The same as the above function, accepting only full elements with no separators as pattern.

const d = new Date(2019, 5, 11);
d.fromFormattedNumber(20190906, 'yyyyMMdd');
// => Sun Jun 09 2019 00:00:00 GMT+0000

fromFormattedString

Date.prototype.fromFormattedString(dateString: string, pattern: string): Date

Returns a new Date object based on the informed pattern.

const d = new Date();
d.fromFormattedString('6/9/19 11:50 pm GMT +05:30', 'M/d/yy h:m a z');
// => Sat Jun 09 2018 18:20:00 GMT+0000 (Greenwich Mean Time)
// => Sat Jun 09 2018 19:20:00 GMT+0100 (British Summer Time)
// => Sat Jun 09 2018 15:20:00 GMT-0300 (Atlantic Daylight Time)
// => Sun Jun 10 2018 02:20:00 GMT+0800 (China Standard Time)
  • A pattern take only its reserved characters into consideration. Any other character is considered a separator.
  • Two consecutive separators aren’t allowed.
  • If the pattern has no separator, the date string doesn’t either.
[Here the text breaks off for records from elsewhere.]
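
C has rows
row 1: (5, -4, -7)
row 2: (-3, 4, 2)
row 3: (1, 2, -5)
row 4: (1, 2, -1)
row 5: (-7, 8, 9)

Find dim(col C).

3

Row reduce to echelon form.
R2 ← R2 + (3/5)·R1: [0, 8/5, -11/5]
R3 ← R3 − (1/5)·R1: [0, 14/5, -18/5]
R4 ← R4 − (1/5)·R1: [0, 14/5, 2/5]
R5 ← R5 + (7/5)·R1: [0, 12/5, -4/5]
R3 ← R3 − (7/4)·R2: [0, 0, 1/4]
R4 ← R4 − (7/4)·R2: [0, 0, 17/4]
R5 ← R5 − (3/2)·R2: [0, 0, 5/2]
R4 ← R4 − (17)·R3: [0, 0, 0]
R5 ← R5 − (10)·R3: [0, 0, 0]
Echelon form has 3 nonzero rows, so rank(C) = 3.
The column space has dimension equal to the rank: 3.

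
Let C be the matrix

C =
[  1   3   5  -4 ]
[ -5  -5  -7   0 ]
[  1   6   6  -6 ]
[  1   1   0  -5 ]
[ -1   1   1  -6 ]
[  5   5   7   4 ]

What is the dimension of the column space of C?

Row reduce to echelon form.
R2 ← R2 + (5)·R1: [0, 10, 18, -20]
R3 ← R3 − R1: [0, 3, 1, -2]
R4 ← R4 − R1: [0, -2, -5, -1]
R5 ← R5 + R1: [0, 4, 6, -10]
R6 ← R6 − (5)·R1: [0, -10, -18, 24]
R3 ← R3 − (3/10)·R2: [0, 0, -22/5, 4]
R4 ← R4 + (1/5)·R2: [0, 0, -7/5, -5]
R5 ← R5 − (2/5)·R2: [0, 0, -6/5, -2]
R6 ← R6 + R2: [0, 0, 0, 4]
R4 ← R4 − (7/22)·R3: [0, 0, 0, -69/11]
R5 ← R5 − (3/11)·R3: [0, 0, 0, -34/11]
R5 ← R5 − (34/69)·R4: [0, 0, 0, 0]
R6 ← R6 + (44/69)·R4: [0, 0, 0, 0]
Echelon form has 4 nonzero rows, so rank(C) = 4.
The column space has dimension equal to the rank: 4.

4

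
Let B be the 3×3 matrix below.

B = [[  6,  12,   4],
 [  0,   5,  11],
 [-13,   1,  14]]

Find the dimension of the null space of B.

0

Row reduce to echelon form.
R3 ← R3 + (13/6)·R1: [0, 27, 68/3]
R3 ← R3 − (27/5)·R2: [0, 0, -551/15]
3 nonzero rows, so rank(B) = 3.
B has 3 columns; by rank–nullity, nullity = 3 − 3 = 0.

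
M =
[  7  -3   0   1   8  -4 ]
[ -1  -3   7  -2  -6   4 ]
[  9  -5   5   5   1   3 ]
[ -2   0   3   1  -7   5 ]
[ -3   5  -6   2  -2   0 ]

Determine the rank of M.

Row reduce to echelon form.
R2 ← R2 + (1/7)·R1: [0, -24/7, 7, -13/7, -34/7, 24/7]
R3 ← R3 − (9/7)·R1: [0, -8/7, 5, 26/7, -65/7, 57/7]
R4 ← R4 + (2/7)·R1: [0, -6/7, 3, 9/7, -33/7, 27/7]
R5 ← R5 + (3/7)·R1: [0, 26/7, -6, 17/7, 10/7, -12/7]
R3 ← R3 − (1/3)·R2: [0, 0, 8/3, 13/3, -23/3, 7]
R4 ← R4 − (1/4)·R2: [0, 0, 5/4, 7/4, -7/2, 3]
R5 ← R5 + (13/12)·R2: [0, 0, 19/12, 5/12, -23/6, 2]
R4 ← R4 − (15/32)·R3: [0, 0, 0, -9/32, 3/32, -9/32]
R5 ← R5 − (19/32)·R3: [0, 0, 0, -69/32, 23/32, -69/32]
R5 ← R5 − (23/3)·R4: [0, 0, 0, 0, 0, 0]
Echelon form has 4 nonzero rows, so rank(M) = 4.

4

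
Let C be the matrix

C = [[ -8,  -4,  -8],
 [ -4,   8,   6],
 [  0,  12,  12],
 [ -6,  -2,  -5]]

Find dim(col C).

2

Row reduce to echelon form.
R2 ← R2 − (1/2)·R1: [0, 10, 10]
R4 ← R4 − (3/4)·R1: [0, 1, 1]
R3 ← R3 − (6/5)·R2: [0, 0, 0]
R4 ← R4 − (1/10)·R2: [0, 0, 0]
Echelon form has 2 nonzero rows, so rank(C) = 2.
The column space has dimension equal to the rank: 2.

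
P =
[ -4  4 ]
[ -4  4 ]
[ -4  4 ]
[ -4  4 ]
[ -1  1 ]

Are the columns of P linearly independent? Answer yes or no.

Row reduce P to echelon form.
R2 ← R2 − R1: [0, 0]
R3 ← R3 − R1: [0, 0]
R4 ← R4 − R1: [0, 0]
R5 ← R5 − (1/4)·R1: [0, 0]
1 pivot among 2 columns.
Only 1 < 2 pivot columns, so the columns are linearly dependent.

no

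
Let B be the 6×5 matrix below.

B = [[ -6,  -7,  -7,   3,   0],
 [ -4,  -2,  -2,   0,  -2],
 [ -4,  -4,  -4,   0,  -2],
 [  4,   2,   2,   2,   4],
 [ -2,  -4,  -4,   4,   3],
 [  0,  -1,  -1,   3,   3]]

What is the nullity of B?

Row reduce to echelon form.
R2 ← R2 − (2/3)·R1: [0, 8/3, 8/3, -2, -2]
R3 ← R3 − (2/3)·R1: [0, 2/3, 2/3, -2, -2]
R4 ← R4 + (2/3)·R1: [0, -8/3, -8/3, 4, 4]
R5 ← R5 − (1/3)·R1: [0, -5/3, -5/3, 3, 3]
R3 ← R3 − (1/4)·R2: [0, 0, 0, -3/2, -3/2]
R4 ← R4 + R2: [0, 0, 0, 2, 2]
R5 ← R5 + (5/8)·R2: [0, 0, 0, 7/4, 7/4]
R6 ← R6 + (3/8)·R2: [0, 0, 0, 9/4, 9/4]
R4 ← R4 + (4/3)·R3: [0, 0, 0, 0, 0]
R5 ← R5 + (7/6)·R3: [0, 0, 0, 0, 0]
R6 ← R6 + (3/2)·R3: [0, 0, 0, 0, 0]
3 nonzero rows, so rank(B) = 3.
B has 5 columns; by rank–nullity, nullity = 5 − 3 = 2.

2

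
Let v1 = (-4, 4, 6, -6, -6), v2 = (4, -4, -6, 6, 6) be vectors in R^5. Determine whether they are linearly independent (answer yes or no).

no

Form the matrix with these vectors as rows and row reduce.
R2 ← R2 + R1: [0, 0, 0, 0, 0]
1 nonzero row, so the 2 vectors span a space of dimension 1.
Since 1 < 2, the vectors are linearly dependent.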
In this case, only full elements (with leading zeros) are allowed.
  • If a separator in the pattern doesn’t match a separator in the date string, with the same sequence, or if the content between two separators isn’t numeric, an error will be raised.
  • If a pattern element isn’t recognized, an error will be raised.

toFormattedNumber

toFormattedNumber(pattern?: string, timeZone?: string): string
toFormattedNumber(pattern?: string, localTime?: boolean): string

The same as the above function, accepting no separators as pattern.

const d = new Date(2019, 5, 11);
d.fromFormattedNumber(20190906, 'yyyyMMdd');
// => Sun Jun 09 2019 00:00:00 GMT+0000

toFormattedString

Date.prototype.toFormattedString(pattern?: string, timeZone?: string): string
Date.prototype.toFormattedString(pattern?: string, localTime?: boolean): string

Returns the date according to the specified pattern.

  • If no pattern is specified, ISO 8601 ('yyyy-MM-ddTHH:mm:ssZ') is assumed;
  • If no time zone is specified, UTC is assumed;
  • Instead of a time zone, you can send true to the second parameter, thus assuming the environment local time.
const d = new Date(Date.UTC(2018, 5, 9, 16, 0, 30, 95));

d.toFormattedString()); // 1980-06-09T16:00:30+0000
d.toFormattedString('yyyy/MM/dd HH:mm:ssZ', 'GMT +01:00'); // 1980/06/09 17:00:30+0100
d.toFormattedString('yyyy/MM/dd HH:mm:ssZ', '-0100'); // 1980/06/09 15:00:30-0100
d.toFormattedString('yyyy/MM/dd HH:mm:ss (z)', true); // 1980/06/09 13:00:30 (GMT -03:00)

toLocalISOString

Date.prototype.toLocalISOString(): string

Returns local time in ISO 8601 format

const d = new Date();
d.toLocalISOString(); // Just like toISOString(), but in the local format

period

Date.prototype.period(date?: Date): string

Returns the length of period between two dates.
If a date argument is not provided, the difference will be between the date and now.